[Press Release]
Over the course of a more than 40-year career, Steve Vai has routinely transformed what would appear to be outrageously impossible into something very, very possible… and still also pretty outrageous. From his days as Frank Zappa’s “stunt guitar” player to his more recent expansive and exploratory solo work, Vai has continually challenged notions of traditional guitar playing and composition – and on more than one occasion even reimagined the very instrument itself.
Which, he’ll admit, is not necessarily his intention.
“I don’t sit around and say, ‘Okay, what can I do now that pushes the boundaries?,” Vai explains about his approach to the guitar. “What I do say to myself is, ‘Okay, Vai – what are you going to do now that’s going to interest you, that’s going to fascinate you, and that’s different than anything you’ve done before?”

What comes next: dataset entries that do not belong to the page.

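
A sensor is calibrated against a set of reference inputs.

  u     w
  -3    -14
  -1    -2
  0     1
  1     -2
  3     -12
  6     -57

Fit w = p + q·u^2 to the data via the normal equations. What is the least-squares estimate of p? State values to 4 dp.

Normal-equation sums: Σ1 = 6, Σu^2 = 56, Σu^2·u^2 = 1460.
For Mᵀw: Σw = -86, Σu^2·w = -2290.
MᵀM·[p, q]ᵀ = Mᵀw becomes [[6, 56]; [56, 1460]]·[p, q]ᵀ = [-86, -2290]ᵀ.
Determinant 6·1460 − 56² = 5624.
p = ((-86)·1460 − 56·(-2290))/5624 = 335/703; q = (6·(-2290) − 56·(-86))/5624 = -2231/1406.

p = 0.4765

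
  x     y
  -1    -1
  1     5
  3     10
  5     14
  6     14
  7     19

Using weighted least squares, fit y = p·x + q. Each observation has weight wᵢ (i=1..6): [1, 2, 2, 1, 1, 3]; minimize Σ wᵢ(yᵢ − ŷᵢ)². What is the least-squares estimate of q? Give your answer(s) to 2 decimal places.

Normal-equation sums: Σwᵢ·x·x = 229, Σwᵢ·x = 39, Σwᵢ·1 = 10.
Moment sums: Σwᵢ·x·y = 624, Σwᵢ·y = 114.
MᵀWM·[p, q]ᵀ = MᵀWy becomes [[229, 39]; [39, 10]]·[p, q]ᵀ = [624, 114]ᵀ.
Eliminating q: 10·(row 1) − 39·(row 2) gives 769·p = 10·624 − 39·114 = 1794, so p = 1794/769.
Then q = (114 − 39·(1794/769))/10 = 1770/769.

q = 2.30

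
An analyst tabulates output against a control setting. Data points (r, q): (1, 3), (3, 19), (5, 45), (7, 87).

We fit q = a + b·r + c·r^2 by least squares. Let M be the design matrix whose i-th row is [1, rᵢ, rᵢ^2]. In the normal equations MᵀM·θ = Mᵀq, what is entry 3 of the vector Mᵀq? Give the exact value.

5562

Entry 3 ↔ basis r^2, so (Mᵀq)_{3} = Σᵢ (r^2)·qᵢ = (1)·(3) + (9)·(19) + (25)·(45) + (49)·(87) = 5562.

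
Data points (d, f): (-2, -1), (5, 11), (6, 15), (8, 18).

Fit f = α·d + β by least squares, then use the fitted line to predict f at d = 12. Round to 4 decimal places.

From the data, Σd·d = 129, Σd = 17, Σ1 = 4.
Right-hand side: Σd·f = 291, Σf = 43.
det = 129·4 − 17² = 227.
α = (291·4 − 17·43)/227 = 433/227; β = (129·43 − 17·291)/227 = 600/227.
At d = 12: f̂ = (433/227)·(12) + (600/227)·(1) = 5796/227.

f̂ = 25.5330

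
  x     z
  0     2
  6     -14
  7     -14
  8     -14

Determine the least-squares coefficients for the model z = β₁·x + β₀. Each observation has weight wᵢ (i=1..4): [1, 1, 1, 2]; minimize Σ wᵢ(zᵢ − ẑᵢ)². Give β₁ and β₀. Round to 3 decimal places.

Entries of MᵀWM: Σwᵢ·x·x = 213, Σwᵢ·x = 29, Σwᵢ·1 = 5.
Right-hand side: Σwᵢ·x·z = -406, Σwᵢ·z = -54.
MᵀWM·[β₁, β₀]ᵀ = MᵀWz becomes [[213, 29]; [29, 5]]·[β₁, β₀]ᵀ = [-406, -54]ᵀ.
Δ = 213·5 − 29² = 224.
β₁ = ((-406)·5 − 29·(-54))/224 = -29/14; β₀ = (213·(-54) − 29·(-406))/224 = 17/14.

β₁ = -2.071, β₀ = 1.214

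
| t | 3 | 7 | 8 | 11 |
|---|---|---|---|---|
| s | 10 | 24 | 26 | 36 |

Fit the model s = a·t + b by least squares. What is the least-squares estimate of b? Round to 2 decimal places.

b = 0.53

Sums needed: Σt·t = 243, Σt = 29, Σ1 = 4.
For Xᵀs: Σt·s = 802, Σs = 96.
So XᵀX·[a, b]ᵀ = Xᵀs: [[243, 29]; [29, 4]]·[a, b]ᵀ = [802, 96]ᵀ.
Eliminating b: 4·(row 1) − 29·(row 2) gives 131·a = 4·802 − 29·96 = 424, so a = 424/131.
Then b = (96 − 29·(424/131))/4 = 70/131.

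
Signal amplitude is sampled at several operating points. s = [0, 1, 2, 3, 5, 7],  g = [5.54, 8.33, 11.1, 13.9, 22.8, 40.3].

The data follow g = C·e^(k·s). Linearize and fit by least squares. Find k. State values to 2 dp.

Let Y = ln g. Fitting Y = k·s + ln C by least squares:
Over the data: Σs = 18.0000, Σ(s)² = 88.0000, Σln g = 15.6938, Σs·ln g = 56.3377.
Normal system: [[88.0000, 18.0000]; [18.0000, 6]]·[k, ln C]ᵀ = [56.3377, 15.6938]ᵀ.
Δ = 88.0000·6 − (18.0000)² = 204.0000; k = (56.3377·6 − 18.0000·15.6938)/204.0000 = 0.27224, ln C = (88.0000·15.6938 − 18.0000·56.3377)/204.0000 = 1.79890.

k = 0.27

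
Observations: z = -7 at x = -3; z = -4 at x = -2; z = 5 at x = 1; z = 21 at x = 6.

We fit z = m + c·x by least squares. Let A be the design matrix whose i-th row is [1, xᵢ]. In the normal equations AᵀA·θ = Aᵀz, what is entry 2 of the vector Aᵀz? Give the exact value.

160

Entry 2 ↔ basis x, so (Aᵀz)_{2} = Σᵢ (x)·zᵢ = (-3)·(-7) + (-2)·(-4) + (1)·(5) + (6)·(21) = 160.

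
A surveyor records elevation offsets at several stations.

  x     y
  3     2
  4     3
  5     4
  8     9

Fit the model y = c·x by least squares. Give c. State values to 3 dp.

c = 0.965

With design matrix M, MᵀM = [[114]] and Mᵀy = [110]ᵀ.
Hence c = 110 / 114 ≈ 0.964912.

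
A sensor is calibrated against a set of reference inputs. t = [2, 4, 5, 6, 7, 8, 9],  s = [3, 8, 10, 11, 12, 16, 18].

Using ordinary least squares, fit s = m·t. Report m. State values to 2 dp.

The normal equations are: 275·m = 528.
(Σt·t = 275, Σt·s = 528.)
m = 528/275 = 1.92.

m = 1.92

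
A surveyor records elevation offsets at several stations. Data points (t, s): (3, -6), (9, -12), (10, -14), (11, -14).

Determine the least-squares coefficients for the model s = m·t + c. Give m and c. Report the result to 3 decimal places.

Compute the Gram sums: Σt·t = 311, Σt = 33, Σ1 = 4.
Right-hand side: Σt·s = -420, Σs = -46.
Normal equations: [[311, 33]; [33, 4]]·[m, c]ᵀ = [-420, -46]ᵀ.
Determinant 311·4 − 33² = 155.
m = ((-420)·4 − 33·(-46))/155 = -162/155; c = (311·(-46) − 33·(-420))/155 = -446/155.

m = -1.045, c = -2.877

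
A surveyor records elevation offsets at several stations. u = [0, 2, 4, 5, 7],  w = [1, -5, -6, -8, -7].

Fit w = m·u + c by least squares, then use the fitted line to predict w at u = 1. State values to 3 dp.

With design matrix M, MᵀM = [[94, 18]; [18, 5]] and Mᵀw = [-123, -25]ᵀ.
det = 94·5 − 18² = 146.
m = ((-123)·5 − 18·(-25))/146 = -165/146; c = (94·(-25) − 18·(-123))/146 = -68/73.
At u = 1: ŵ = (-165/146)·(1) + (-68/73)·(1) = -301/146.

ŵ = -2.062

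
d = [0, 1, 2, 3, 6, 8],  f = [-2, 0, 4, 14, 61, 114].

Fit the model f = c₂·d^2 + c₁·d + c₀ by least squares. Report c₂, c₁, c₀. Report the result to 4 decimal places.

c₂ = 1.8993, c₁ = -0.8024, c₀ = -1.5778

Compute the Gram sums: Σd^2·d^2 = 5490, Σd^2·d = 764, Σd^2 = 114, Σd·d = 114, Σd = 20, Σ1 = 6.
Moment sums: Σd^2·f = 9634, Σd·f = 1328, Σf = 191.
So AᵀA·[c₂, c₁, c₀]ᵀ = Aᵀf: [[5490, 764, 114]; [764, 114, 20]; [114, 20, 6]]·[c₂, c₁, c₀]ᵀ = [9634, 1328, 191]ᵀ.
Solving the 3×3 system (Gaussian elimination) gives c₂ = 28147/14820, c₁ = -991/1235, c₀ = -23383/14820.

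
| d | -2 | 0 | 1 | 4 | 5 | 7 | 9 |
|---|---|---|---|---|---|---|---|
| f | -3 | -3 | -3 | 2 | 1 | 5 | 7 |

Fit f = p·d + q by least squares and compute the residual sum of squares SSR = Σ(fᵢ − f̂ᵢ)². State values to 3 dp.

Forming MᵀM = [[176, 24]; [24, 7]] and Mᵀf = [114, 6]ᵀ gives MᵀM·[p, q]ᵀ = Mᵀf.
Eliminating q: 7·(row 1) − 24·(row 2) gives 656·p = 7·114 − 24·6 = 654, so p = 327/328.
Then q = (6 − 24·(327/328))/7 = -105/41.
Residuals: 255/164, -18/41, -471/328, 47/82, -467/328, 191/328, 193/328; SSR = 1265/164.

SSR = 7.713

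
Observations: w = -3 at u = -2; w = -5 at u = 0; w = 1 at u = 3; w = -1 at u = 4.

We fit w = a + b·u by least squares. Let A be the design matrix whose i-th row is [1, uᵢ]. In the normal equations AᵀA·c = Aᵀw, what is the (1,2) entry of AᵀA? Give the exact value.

5

Row 1 ↔ basis 1, column 2 ↔ basis u, so (AᵀA)_{1,2} = Σᵢ u = (1)·(-2) + (1)·(0) + (1)·(3) + (1)·(4) = 5.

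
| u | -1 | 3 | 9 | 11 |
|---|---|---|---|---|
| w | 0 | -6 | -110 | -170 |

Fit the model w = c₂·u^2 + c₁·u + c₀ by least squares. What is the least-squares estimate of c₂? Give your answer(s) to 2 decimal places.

c₂ = -1.58

Normal-equation sums: Σu^2·u^2 = 21284, Σu^2·u = 2086, Σu^2 = 212, Σu·u = 212, Σu = 22, Σ1 = 4.
Moment sums: Σu^2·w = -29534, Σu·w = -2878, Σw = -286.
Solving the 3×3 system (Gaussian elimination) gives c₂ = -19/12, c₁ = 5/3, c₀ = 13/4.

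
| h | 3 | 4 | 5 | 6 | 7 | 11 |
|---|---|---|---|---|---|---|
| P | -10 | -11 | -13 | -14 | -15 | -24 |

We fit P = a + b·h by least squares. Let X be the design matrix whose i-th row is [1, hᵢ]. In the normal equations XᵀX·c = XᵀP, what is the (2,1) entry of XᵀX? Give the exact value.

36

Row 2 ↔ basis h, column 1 ↔ basis 1, so (XᵀX)_{2,1} = Σᵢ h = (3)·(1) + (4)·(1) + (5)·(1) + (6)·(1) + (7)·(1) + (11)·(1) = 36.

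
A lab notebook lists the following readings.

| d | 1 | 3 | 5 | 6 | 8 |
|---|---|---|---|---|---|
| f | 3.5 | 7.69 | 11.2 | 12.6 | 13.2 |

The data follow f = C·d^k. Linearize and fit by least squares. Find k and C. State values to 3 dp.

k = 0.671, C = 3.604

Let Y = ln f. Fitting Y = k·ln d + ln C by least squares:
Sums: Σln d = 6.5793, Σ(ln d)² = 11.3317, Σln f = 10.8225, Σln d·ln f = 16.0345.
Normal system: [[11.3317, 6.5793]; [6.5793, 5]]·[k, ln C]ᵀ = [16.0345, 10.8225]ᵀ.
Slope k = (n·Σln d·ln f − Σln d·Σln f)/(n·Σ(ln d)² − (Σln d)²) = (5·16.0345 − 6.5793·10.8225)/13.3720 = 0.67070; ln C = (Σln f − k·Σln d)/n = 1.28196, so C = exp(1.28196) = 3.60370.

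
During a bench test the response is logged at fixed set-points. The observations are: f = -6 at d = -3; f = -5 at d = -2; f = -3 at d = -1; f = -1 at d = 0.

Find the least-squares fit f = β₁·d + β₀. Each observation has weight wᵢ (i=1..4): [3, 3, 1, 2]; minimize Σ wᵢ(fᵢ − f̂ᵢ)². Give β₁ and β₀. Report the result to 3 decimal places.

Forming AᵀWA = [[40, -16]; [-16, 9]] and AᵀWf = [87, -38]ᵀ gives AᵀWA·[β₁, β₀]ᵀ = AᵀWf.
Eliminating β₀: 9·(row 1) − (-16)·(row 2) gives 104·β₁ = 9·87 − (-16)·(-38) = 175, so β₁ = 175/104.
Then β₀ = ((-38) − (-16)·(175/104))/9 = -16/13.

β₁ = 1.683, β₀ = -1.231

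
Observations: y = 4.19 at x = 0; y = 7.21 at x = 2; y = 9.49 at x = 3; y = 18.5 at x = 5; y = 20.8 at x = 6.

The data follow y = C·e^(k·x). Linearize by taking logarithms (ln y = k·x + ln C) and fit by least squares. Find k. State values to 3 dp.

Let Y = ln y. Fitting Y = k·x + ln C by least squares:
Σx = 16.0000, Σ(x)² = 74.0000, Σln y = 11.6111, Σx·ln y = 43.5002.
Equations: 74.0000·k + 16.0000·ln C = 43.5002;  16.0000·k + 5·ln C = 11.6111.
Solving (det = 114.0000): k = 0.27827, ln C = 1.43176.

k = 0.278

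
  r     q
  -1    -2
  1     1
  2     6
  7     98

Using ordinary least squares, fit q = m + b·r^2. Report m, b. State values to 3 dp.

m = -2.438, b = 2.050

Compute the Gram sums: Σ1 = 4, Σr^2 = 55, Σr^2·r^2 = 2419.
For Xᵀq: Σq = 103, Σr^2·q = 4825.
Normal equations: [[4, 55]; [55, 2419]]·[m, b]ᵀ = [103, 4825]ᵀ.
Eliminating b: 2419·(row 1) − 55·(row 2) gives 6651·m = 2419·103 − 55·4825 = -16218, so m = -1802/739.
Then b = (4825 − 55·(-1802/739))/2419 = 1515/739.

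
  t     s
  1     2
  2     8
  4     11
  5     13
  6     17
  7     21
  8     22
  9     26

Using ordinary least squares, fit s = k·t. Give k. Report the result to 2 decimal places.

The normal system MᵀM·[k]ᵀ = Mᵀs is [[276]]·[k]ᵀ = [786]ᵀ.
k = 786/276 = 2.84783.

k = 2.85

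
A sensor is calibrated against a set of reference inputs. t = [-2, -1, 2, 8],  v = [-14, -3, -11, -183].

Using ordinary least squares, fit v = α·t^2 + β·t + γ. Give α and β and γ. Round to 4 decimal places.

α = -2.9413, β = 0.6832, γ = -0.2669

The normal system MᵀM·[α, β, γ]ᵀ = Mᵀv is [[4129, 511, 73]; [511, 73, 7]; [73, 7, 4]]·[α, β, γ]ᵀ = [-11815, -1455, -211]ᵀ.
Inverting the 3×3 Gram matrix, [α, β, γ]ᵀ = [-45143/15348, 3495/5116, -1024/3837]ᵀ.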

The answer to that question comes in the form of Vai’s newest and 10th solo album, Inviolate, a nine-song opus that (sorry Steve) does indeed push the boundaries of instrumental guitar music – this time out, Vai quite literally invented not just a new guitar, but also a new guitar-playing technique.
The most fully realized example of this would be Inviolate’s mesmeric opener, “Teeth of the Hydra,” a sinuous, Latin-fusion-tinged composition that Vai wrote and recorded with a one-of-a-kind custom guitar he coined the Hydra. But calling the Hydra a mere guitar is selling it way, way, way short. Built in conjunction with the designers at Hoshino and based on a “steampunk motif” idea of Vai’s, the Hydra is a beast of an instrument – a one-bodied, two-headstock-ed, three-neck-ed creature that encompasses, among other things: seven- and 12-string guitars; a four-string bass; sympathetic harp strings; half-fretless necks; single-coil, humbucking, piezo and sustainer pickups; floating and hardtail tremolo bridges; phase splitters; and much, much more.
Steve Via’s Inviolate will be available digitally on January 28th and physically on March 18th.